I would like to identify if a set of records is not represented by a distinct list of values; so in this example of:
raw_data = {
'subject_id': ['1', '2', '3', '4', '5'],
'first_name': ['Alex', 'Amy', 'Allen', 'Alice', 'Ayoung'],
'last_name': ['Anderson', 'Ackerman', 'Ali', 'Aoni', 'Atiches'],
'sport' : ['soccer','soccer','soccer','soccer','soccer']}
df_a = pd.DataFrame(raw_data, columns = ['subject_id', 'first_name', 'last_name','sport'])
raw_data = {
'subject_id': ['9', '5', '6', '7', '8'],
'first_name': ['Billy', 'Brian', 'Bran', 'Bryce', 'Betty'],
'last_name': ['Bonder', 'Black', 'Balwner', 'Brice', 'Btisan'],
'sport' : ['soccer','soccer','soccer','soccer','soccer']}
df_b = pd.DataFrame(raw_data, columns = ['subject_id', 'first_name', 'last_name','sport'])
raw_data = {
'subject_id': ['9', '5', '6', '7'],
'first_name': ['Billy', 'Brian', 'Bran', 'Bryce'],
'last_name': ['Bonder', 'Black', 'Balwner', 'Brice'],
'sport' : ['football','football','football','football']}
df_c = pd.DataFrame(raw_data, columns = ['subject_id', 'first_name', 'last_name','sport'])
raw_data = {
'subject_id': ['1', '3', '5'],
'first_name': ['Alex', 'Allen', 'Ayoung'],
'last_name': ['Anderson', 'Ali', 'Atiches'],
'sport' : ['football','football','football']}
df_d = pd.DataFrame(raw_data, columns = ['subject_id', 'first_name', 'last_name','sport'])
frames = [df_a,df_b,df_c,df_d]
frame = pd.concat(frames)
frame = frame.sort_values(by='subject_id')
raw_data = {
'sport':['soccer','football','softball']
}
sportlist = pd.DataFrame(raw_data,columns=['sport'])

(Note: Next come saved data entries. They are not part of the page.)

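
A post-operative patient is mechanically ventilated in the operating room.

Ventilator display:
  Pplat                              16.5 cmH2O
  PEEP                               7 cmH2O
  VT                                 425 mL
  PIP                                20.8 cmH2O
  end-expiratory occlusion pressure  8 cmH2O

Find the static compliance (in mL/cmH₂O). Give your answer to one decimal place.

End-expiratory occlusion gives total PEEP = 8 cmH2O (intrinsic PEEP = 8 − 7 = 1). Use total PEEP for the elastic gradient.
Cstat = Vt / (Pplat − PEEPtotal) = 425 / (16.5 − 8) = 425 / 8.5 = 50.0 mL/cmH2O.

50.0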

Desired output: I would like to get a list of first_name and last_name pairs that do not play football. And also I would like be able to return a list of all the records since softball is not represented in the original list.
I tried using merge with how= outer, indicator=True options but since there is a record that plays soccer there is a match. And the '_right_only' yields no records since it was not populated in the original data.
Thanks, aem